Ao anunciar o show do Maquinado na noite de domingo, Bruno Levinson, idealizador do festival, apresentou Lucio Maia como um dos maiores guitarristas do Brasil. Com todo respeito a todos os demais, o integrante da Nação Zumbi há tempos é "O" melhor. Se na banda, os riffs de sua guitarra são a espinha dorsal das canções, frases que determinam o ritmo e a intensidade da massa percussiva, e o encaixe dos versos de Jorge du Peixe, Lucio faz  do Maquinado um espaço recreativo. Com o chapéu enterrado na cabeça sob uma iluminação sombria, mal se vêem as expressões em seu rosto. Todas as luzes se concentram sobre a guitarra. Os beats e scratches do DJ PG e o gravíssimo baixo de Dengue compõem a base, ao mesmo tempo sólida e sútil, para os devaneios elétricos do Homem-binário. As canções se dissolvem ao serem recriadas ao sabor do passeio da mão esquerda de alto a baixo sobre o braço da guitarra e do manejo dos pedais, fazendo desvanecer qualquer conceito de autoria. O suíngue da mão direita é parente próximo do batuque de outro velho companheiro de Nação, o percussionista Toca Ogan. E o rock flui naturalmente, eminentemente elétrico com leve tempero acústico-eletrônico. Um convite à dança que as cadeiras da sala Baden Powell não deixaram se materializar, exceto pelo próprio Lucio e alguns poucos empolgados da platéia posicionados no fundo da sala.

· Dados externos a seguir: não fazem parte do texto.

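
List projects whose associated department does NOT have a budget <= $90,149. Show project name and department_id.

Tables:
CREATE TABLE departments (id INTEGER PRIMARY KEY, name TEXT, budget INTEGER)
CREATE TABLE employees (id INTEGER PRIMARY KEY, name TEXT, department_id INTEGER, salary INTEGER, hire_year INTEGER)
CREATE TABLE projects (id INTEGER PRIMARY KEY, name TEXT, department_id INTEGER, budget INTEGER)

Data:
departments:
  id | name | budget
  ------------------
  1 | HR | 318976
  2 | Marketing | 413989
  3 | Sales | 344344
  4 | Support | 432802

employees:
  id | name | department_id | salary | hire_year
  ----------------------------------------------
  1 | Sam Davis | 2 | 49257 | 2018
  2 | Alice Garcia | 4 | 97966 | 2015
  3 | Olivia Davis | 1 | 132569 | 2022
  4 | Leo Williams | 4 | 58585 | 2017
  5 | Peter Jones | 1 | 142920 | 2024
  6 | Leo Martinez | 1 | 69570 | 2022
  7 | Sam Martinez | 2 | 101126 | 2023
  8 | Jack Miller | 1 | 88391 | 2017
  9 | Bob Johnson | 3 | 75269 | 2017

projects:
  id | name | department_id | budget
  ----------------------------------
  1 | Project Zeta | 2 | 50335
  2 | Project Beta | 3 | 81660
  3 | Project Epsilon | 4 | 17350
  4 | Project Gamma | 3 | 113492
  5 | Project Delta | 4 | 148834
SELECT name, department_id FROM projects WHERE department_id NOT IN (SELECT id FROM departments WHERE budget <= 90149)

Execution result:
name | department_id
Project Zeta | 2
Project Beta | 3
Project Epsilon | 4
Project Gamma | 3
Project Delta | 4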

É interessante observar que o show do Maquinado, distancia-se totalmente do disco lançado no ano passado. Enquanto Homem-binário pode ser enquadrado dentro do conceito de disco de produtor, em que Lucio Maia se propôs a explorar outras possibilidades formais como guitarrista e compositor, diferentes de seu trabalho com a Nação Zumbi. Os riffs poderosos continuam constituindo o núcleo celular das composições, mas as diversas texturas de guitarra que Lucio consegue extrair e combinar em uma mesma música, unidas a um teclado, ou a um trompete, como em  "Alados", se destacam mais do que o virtuosismo de seus solos. Assim como grande parte do repertório do disco não foi incluído do show, em parte porque não seria fácil reunir o grande elenco de convidados que colaborou com os vocais em pelo menos metade das músicas, no palco, os solos, em que cada nota é mais importante do que a harmonia, são o show. 



Há quem prefira ver no palco uma reprodução fiel da sonoridade obtida a partir do disco gravado em estúdio, mas provavelmente não é o caso daqueles que lá estavam. E também daqueles que ainda terão a oportunidade de assistir a futuras apresentações do Maquinado. Lucio Maia, o homem-binário em seu projeto solo, não parece ser capaz de fazer uma apresentação igual a outra. Assim, que venham as próximas.